I didn’t bring less clothes into my wardrobe. However, I learnt to be much more fluid with clothes. If I hadn’t worn it in a year or more, then it was folded neatly and donated. Clothes that you acquire second hand you don’t seem to come with the pressure to keep them forever with the belief that ‘I’ll wear it someday’ or ‘I’ll fit into that when I just lose a bit more weight’.

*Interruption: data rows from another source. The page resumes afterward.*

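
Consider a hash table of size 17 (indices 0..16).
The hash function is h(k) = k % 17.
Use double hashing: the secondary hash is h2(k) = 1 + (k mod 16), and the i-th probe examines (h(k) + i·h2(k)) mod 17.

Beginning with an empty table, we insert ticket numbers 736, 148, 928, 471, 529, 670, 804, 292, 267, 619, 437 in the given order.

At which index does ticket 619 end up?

9

736 hashes to 5; slot 5 is free -> place at 5.
148 hashes to 12; slot 12 is free -> place at 12.
928 hashes to 10; slot 10 is free -> place at 10.
471 hashes to 12, h2=8; 12 taken -> place at 3.
529 hashes to 2; slot 2 is free -> place at 2.
670 hashes to 7; slot 7 is free -> place at 7.
804 hashes to 5, h2=5; 5,10 taken -> place at 15.
292 hashes to 3, h2=5; 3 taken -> place at 8.
267 hashes to 12, h2=12; 12,7,2 taken -> place at 14.
619 hashes to 7, h2=12; 7,2,14 taken -> place at 9.
437 hashes to 12, h2=6; 12 taken -> place at 1.
Table: [., 437, 529, 471, ., 736, ., 670, 292, 619, 928, ., 148, ., 267, 804, .]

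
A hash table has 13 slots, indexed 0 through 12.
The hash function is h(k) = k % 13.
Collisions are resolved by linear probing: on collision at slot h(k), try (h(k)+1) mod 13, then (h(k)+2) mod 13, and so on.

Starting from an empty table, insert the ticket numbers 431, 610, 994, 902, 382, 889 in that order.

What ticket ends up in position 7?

431 hashes to 2; slot 2 is free → place at 2.
610 hashes to 12; slot 12 is free → place at 12.
994 hashes to 6; slot 6 is free → place at 6.
902 hashes to 5; slot 5 is free → place at 5.
382 hashes to 5; 5,6 taken → place at 7.
889 hashes to 5; 5,6,7 taken → place at 8.
Table: [., ., 431, ., ., 902, 994, 382, 889, ., ., ., 610]

382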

Most importantly though, I organized.

Most of what makes up the overwhelming frustration of too many clothes can be solved with a little tidying. I pulled everything out my mess of a wardrobe and sorted it. Piece by piece. I hung belts neatly. I arranged shoes into a rack. I sorted dresses and blouses into colours and styles and folded jeans and skirts. I made an easy system that meant I could see all of my clothes and therefore wear them more. I labelled draws and glued hooks to my wall to hang scarves and jewellery. It felt fresh and exciting. Ironically, a similar feeling to that which you get coming home from the mall with a bag of new clothes. Previously I had ripped clothes out of my wardrobe and strewn them across my bedroom; spending hours trying to choose an outfit and proclaiming ‘I can’t possibly go out; I’ve nothing to wear!’ whilst almost drowning in a sea of colorful cotton, polyester and nylon. As Samuel Taylor Coleridge’s famously quoted in The Rime of the Ancient Mariner, I had ‘water, water everywhere, nor any drop to drink’. It was exhausting. But not anymore.

 Check your labels and think about who made your clothes. Shop mindfully and with purpose. Reduce, reuse and recycle clothes and outfits. Through small actions, such as these, we have the power to change the world. And one thing is absolutely certain: we do not need to buy any more coat hangers.